Monday, November 05, 2007

A question on Harper and Rove

The column today by Martin Lawrence in the Globe and Mail recounts a luncheon with Ken Dryden in which Dryden crystallised the idea that the Harper government will generally take the political road to win over groups of Canadians at the expense of Canada as a whole.

Lawrence quotes Dryden as saying:
"Politics divides. Government connects." As the leader of the country, "you have to know the difference between the two."
Lawrence then offers his own example of Harper's "recognition" of Quebec as a nation:
If he wanted a case in point, he might have offered Quebec. The Prime Minister's granting of nation status to the Québécois, everyone agreed, was a masterful political stroke - a vote-getter for him among Quebec nationalists, a temporary snookering of Gilles Duceppe's Bloc.

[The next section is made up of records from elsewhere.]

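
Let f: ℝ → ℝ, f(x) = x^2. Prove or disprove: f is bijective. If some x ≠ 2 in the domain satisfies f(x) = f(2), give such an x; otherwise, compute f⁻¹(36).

f(2) = 4 = (−2)^2 = f(−2) (since 2 is even), with 2 ≠ −2. So f is not injective, hence not bijective.
For the follow-up, such an x exists: taking x = −2 ∈ ℝ gives f(−2) = 4 = f(2) with −2 ≠ 2.

-2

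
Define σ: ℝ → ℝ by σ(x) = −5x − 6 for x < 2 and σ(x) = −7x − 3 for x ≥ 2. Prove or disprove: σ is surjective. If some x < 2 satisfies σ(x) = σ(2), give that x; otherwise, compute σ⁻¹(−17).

2

Both pieces are strictly decreasing (slopes −5 and −7), so each is injective on its own interval.
The left piece maps (−∞, 2) onto (−16, ∞); the right piece maps [2, ∞) onto (−∞, −17].
The union (−16, ∞) ∪ (−∞, −17] omits the interval between −16 and −17; in particular −16 has no preimage. So σ is not surjective.
Because the two images are disjoint, no x < 2 has σ(x) = σ(2), so we compute σ⁻¹(−17): −17 lies in (−∞, −17], so solve −7x − 3 = −17: x = (−17 + 3)/(−7) = 2.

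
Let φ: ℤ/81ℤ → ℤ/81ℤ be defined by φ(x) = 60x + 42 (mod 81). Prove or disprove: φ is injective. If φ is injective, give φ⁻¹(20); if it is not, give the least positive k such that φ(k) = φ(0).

We have gcd(60, 81) = 3 > 1. Taking x_1 = 0 and x_2 = 27: φ(0) = 42 and φ(27) = 60·27 + 42 = 1662 ≡ 42 (mod 81).
So φ(0) = φ(27) while 0 ≠ 27, hence φ is not injective.
Since φ is not injective, we find the least positive k with φ(k) = φ(0): this means 60k ≡ 0 (mod 81), i.e. 81 ∣ 60k. Since gcd(60, 81) = 3, dividing through by 3 this holds exactly when 27 ∣ 20k, and as gcd(20, 27) = 1, exactly when 27 ∣ k.
The smallest positive such k is 27.

27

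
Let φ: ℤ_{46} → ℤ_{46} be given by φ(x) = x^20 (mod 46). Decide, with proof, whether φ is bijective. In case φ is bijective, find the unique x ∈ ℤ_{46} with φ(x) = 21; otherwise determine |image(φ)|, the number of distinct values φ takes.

24

φ(22): Repeated squaring mod 46: 22^1 ≡ 22, 22^2 ≡ 22² = 484 ≡ 24, 22^4 ≡ 24² = 576 ≡ 24, 22^8 ≡ 24² = 576 ≡ 24, 22^16 ≡ 24² = 576 ≡ 24. Since 20 = 16 + 4, 22^20 ≡ 24·24: 24·24 = 576 ≡ 24. So 22^20 ≡ 24 (mod 46).
φ(24): Repeated squaring mod 46: 24^1 ≡ 24, 24^2 ≡ 24² = 576 ≡ 24, 24^4 ≡ 24² = 576 ≡ 24, 24^8 ≡ 24² = 576 ≡ 24, 24^16 ≡ 24² = 576 ≡ 24. Since 20 = 16 + 4, 24^20 ≡ 24·24: 24·24 = 576 ≡ 24. So 24^20 ≡ 24 (mod 46).
So φ(22) = φ(24) = 24 while 22 ≠ 24, therefore φ is not injective, hence not bijective.
Since φ is not bijective, we determine |image(φ)|. Computing x^20 mod 46 for each x (by repeated squaring, reducing mod 46 at every step), the values φ(0), φ(1), …, φ(45) are: 0, 1, 6, 41, 36, 35, 16, 31, 32, 25, 26, 27, 4, 3, 2, 9, 8, 39, 12, 13, 18, 29, 24, 23, 24, 29, 18, 13, 12, 39, 8, 9, 2, 3, 4, 27, 26, 25, 32, 31, 16, 35, 36, 41, 6, 1.
The distinct values are {0, 1, 2, 3, 4, 6, 8, 9, 12, 13, 16, 18, 23, 24, 25, 26, 27, 29, 31, 32, 35, 36, 39, 41}; there are 24 of them.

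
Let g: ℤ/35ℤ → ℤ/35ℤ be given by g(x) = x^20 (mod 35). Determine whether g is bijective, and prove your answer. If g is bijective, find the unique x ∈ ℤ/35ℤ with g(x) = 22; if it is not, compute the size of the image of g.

g(3): Repeated squaring mod 35: 3^1 ≡ 3, 3^2 ≡ 3² = 9, 3^4 ≡ 9² = 81 ≡ 11, 3^8 ≡ 11² = 121 ≡ 16, 3^16 ≡ 16² = 256 ≡ 11. Since 20 = 16 + 4, 3^20 ≡ 11·11: 11·11 = 121 ≡ 16. So 3^20 ≡ 16 (mod 35).
g(4): Repeated squaring mod 35: 4^1 ≡ 4, 4^2 ≡ 4² = 16, 4^4 ≡ 16² = 256 ≡ 11, 4^8 ≡ 11² = 121 ≡ 16, 4^16 ≡ 16² = 256 ≡ 11. Since 20 = 16 + 4, 4^20 ≡ 11·11: 11·11 = 121 ≡ 16. So 4^20 ≡ 16 (mod 35).
So g(3) = g(4) = 16 while 3 ≠ 4, hence g is not injective, hence not bijective.
Since g is not bijective, we determine |image(g)|. Computing x^20 mod 35 for each x (by repeated squaring, reducing mod 35 at every step), the values g(0), g(1), …, g(34) are: 0, 1, 11, 16, 16, 25, 1, 21, 1, 11, 30, 16, 11, 1, 21, 15, 11, 16, 16, 11, 15, 21, 1, 11, 16, 30, 11, 1, 21, 1, 25, 16, 16, 11, 1.
The distinct values are {0, 1, 11, 15, 16, 21, 25, 30}; there are 8 of them.

8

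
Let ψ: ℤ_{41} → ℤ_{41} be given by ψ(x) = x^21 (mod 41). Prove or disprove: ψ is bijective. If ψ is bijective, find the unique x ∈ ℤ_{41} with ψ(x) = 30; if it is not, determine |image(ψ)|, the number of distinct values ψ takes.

Since 41 is prime, the nonzero elements of ℤ_{41} form a cyclic group of order 40.
As gcd(21, 40) = 1, raising to the 21st power is a bijection on this group: if s^21 ≡ t^21 then (st^{−1})^21 = 1, and the only element of order dividing gcd(21, 40) = 1 is 1, so s = t.
With ψ(0) = 0 this makes ψ injective on all of ℤ_{41}, hence bijective (finite equal-size domain and codomain). In particular ψ is bijective.
Since ψ is bijective, we find the preimage of 30. The inverse of x ↦ x^21 on (ℤ_{41})^× is x ↦ x^21, because 21·21 = 441 = 11·40 + 1 ≡ 1 (mod 40) and x^{40} = 1 for x ≠ 0 (Fermat). So ψ⁻¹(30) = 30^21 mod 41.
Repeated squaring mod 41: 30^1 ≡ 30, 30^2 ≡ 30² = 900 ≡ 39, 30^4 ≡ 39² = 1521 ≡ 4, 30^8 ≡ 4² = 16, 30^16 ≡ 16² = 256 ≡ 10. Since 21 = 16 + 4 + 1, 30^21 ≡ 10·4·30: 10·4 = 40, then 40·30 = 1200 ≡ 11. So 30^21 ≡ 11 (mod 41).
Hence ψ⁻¹(30) = 11.

11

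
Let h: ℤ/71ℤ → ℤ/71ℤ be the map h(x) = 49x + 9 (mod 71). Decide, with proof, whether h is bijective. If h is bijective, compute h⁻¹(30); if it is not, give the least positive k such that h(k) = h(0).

By definition, h is injective if h(u) = h(v) implies u = v.
If h(u) = h(v), then 49u ≡ 49v (mod 71). Because gcd(49, 71) = 1, we may cancel 49 to get u ≡ v (mod 71).
We now compute 49⁻¹ mod 71 explicitly. Euclid's algorithm: 71 = 1·49 + 22, 49 = 2·22 + 5, 22 = 4·5 + 2, 5 = 2·2 + 1; back-substituting gives 1 = 29·49 − 20·71, so 49⁻¹ ≡ 29 (mod 71).
For any y ∈ ℤ/71ℤ, x = 29(y − 9) mod 71 satisfies h(x) = 49·29(y − 9) + 9 ≡ y (since 49·29 ≡ 1 mod 71). So every y has a preimage.
Hence h is bijective.
Since h is bijective, we find h⁻¹(30): we need 49x ≡ 30 − 9 ≡ 21 (mod 71). Using 49⁻¹ = 29: x ≡ 29·21 = 609 = 8·71 + 41, so x = 41.
Check: h(41) = 49·41 + 9 = 2018 = 28·71 + 30 ≡ 30 (mod 71).

41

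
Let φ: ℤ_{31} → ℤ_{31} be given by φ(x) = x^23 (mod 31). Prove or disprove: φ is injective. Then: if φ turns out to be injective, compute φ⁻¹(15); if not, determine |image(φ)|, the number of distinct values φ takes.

Since 31 is prime, the nonzero elements of ℤ_{31} form a cyclic group of order 30.
As gcd(23, 30) = 1, raising to the 23rd power is a bijection on this group: if a^23 ≡ b^23 then (ab^{−1})^23 = 1, and the only element of order dividing gcd(23, 30) = 1 is 1, so a = b.
With φ(0) = 0 this makes φ injective on all of ℤ_{31}, hence bijective (finite equal-size domain and codomain). In particular φ is injective.
Since φ is injective, we find the preimage of 15. The inverse of x ↦ x^23 on (ℤ_{31})^× is x ↦ x^17, because 23·17 = 391 = 13·30 + 1 ≡ 1 (mod 30) and x^{30} = 1 for x ≠ 0 (Fermat). So φ⁻¹(15) = 15^17 mod 31.
Repeated squaring mod 31: 15^1 ≡ 15, 15^2 ≡ 15² = 225 ≡ 8, 15^4 ≡ 8² = 64 ≡ 2, 15^8 ≡ 2² = 4, 15^16 ≡ 4² = 16. Since 17 = 16 + 1, 15^17 ≡ 16·15: 16·15 = 240 ≡ 23. So 15^17 ≡ 23 (mod 31).
Hence φ⁻¹(15) = 23.

23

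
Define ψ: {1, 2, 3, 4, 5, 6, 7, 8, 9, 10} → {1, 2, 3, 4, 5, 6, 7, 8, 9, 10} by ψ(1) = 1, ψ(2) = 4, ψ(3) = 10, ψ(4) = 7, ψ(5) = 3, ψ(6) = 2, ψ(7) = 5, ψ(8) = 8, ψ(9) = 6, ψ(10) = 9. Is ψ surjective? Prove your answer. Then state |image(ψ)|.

10

Every element of the codomain has a preimage: 1 = ψ(1), 2 = ψ(6), 3 = ψ(5), 4 = ψ(2), 5 = ψ(7), 6 = ψ(9), 7 = ψ(4), 8 = ψ(8), 9 = ψ(10), 10 = ψ(3).
Hence ψ is surjective.
The image of ψ is {1, 2, 3, 4, 5, 6, 7, 8, 9, 10}, which has 10 elements.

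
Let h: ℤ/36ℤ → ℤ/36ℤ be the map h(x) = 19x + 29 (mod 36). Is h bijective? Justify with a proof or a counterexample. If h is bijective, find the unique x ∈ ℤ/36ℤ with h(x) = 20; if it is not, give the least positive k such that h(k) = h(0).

9

Recall: h is injective if h(s) = h(t) implies s = t.
If h(s) = h(t), then 19s ≡ 19t (mod 36). Because gcd(19, 36) = 1, we may cancel 19 to get s ≡ t (mod 36).
We now compute 19⁻¹ mod 36 explicitly. Euclid's algorithm: 36 = 1·19 + 17, 19 = 1·17 + 2, 17 = 8·2 + 1; back-substituting gives 1 = 19·19 − 10·36, so 19⁻¹ ≡ 19 (mod 36).
For any y ∈ ℤ/36ℤ, x = 19(y − 29) mod 36 satisfies h(x) = 19·19(y − 29) + 29 ≡ y (since 19·19 ≡ 1 mod 36). So every y has a preimage.
Thus h is bijective.
Since h is bijective, we compute h⁻¹(20): solve 19x + 29 ≡ 20 (mod 36), i.e. 19x ≡ 27 (mod 36).
Multiplying by 19⁻¹ = 19 gives x ≡ 19·27 = 513 = 14·36 + 9 ≡ 9 (mod 36).
Check: h(9) = 19·9 + 29 = 200 = 5·36 + 20 ≡ 20 (mod 36).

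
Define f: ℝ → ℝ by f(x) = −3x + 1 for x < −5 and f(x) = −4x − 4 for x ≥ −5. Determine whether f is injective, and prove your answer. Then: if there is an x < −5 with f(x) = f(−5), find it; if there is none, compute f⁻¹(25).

Both pieces are strictly decreasing (slopes −3 and −4), so each is injective on its own interval.
The left piece maps (−∞, −5) onto (16, ∞); the right piece maps [−5, ∞) onto (−∞, 16].
These images are disjoint, so no value is attained by both pieces. Thus f is injective.
Because the two images are disjoint, no x < −5 has f(x) = f(−5), so we compute f⁻¹(25): 25 lies in (16, ∞), so solve −3x + 1 = 25: x = (25 − 1)/(−3) = −8.

-8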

But did it divide or did it connect? Quebec, as some feared, now seems to be taking its cue from Mr. Harper's very liberating words. In keeping with the nation blessing is a burst of exclusionary fervour in the province. Uniculturalism on parade.
In the November issue of Atlantic Monthly, a similar criticism is leveled at President Bush's political alter-ego Karl Rove. One particular example used by the author:
In ways small and large, Rove has long betrayed his lack of understanding of Washington’s institutional subtleties and the effective application of policy, even for the rawest political objectives. The classic example is Rove’s persuading the president in 2002 to impose steep tariffs on foreign steel—a ploy he believed would win over union workers in Rust Belt swing states, ordinarily faithful Democrats, in the next presidential election. This was celebrated as a political masterstroke at the time. But within a year the tariffs were declared illegal by the World Trade Organization and nearly caused a trade war. The uproar precipitated their premature and embarrassing removal.
This was just one case where Rove/Bush would placate one subsection of society after another for the purposes of building a permanent Republican majority in the US. Many more cases are raised in the context is this long and exhaustive argument.

Reading the Rove article and looking at the operations of the Harper government makes me wonder if there's more than a casual connection of themes and operating procedures. Can the the clue to understanding Harper and the operations of his government be found in the thoughts of Karl Rove and his White House record?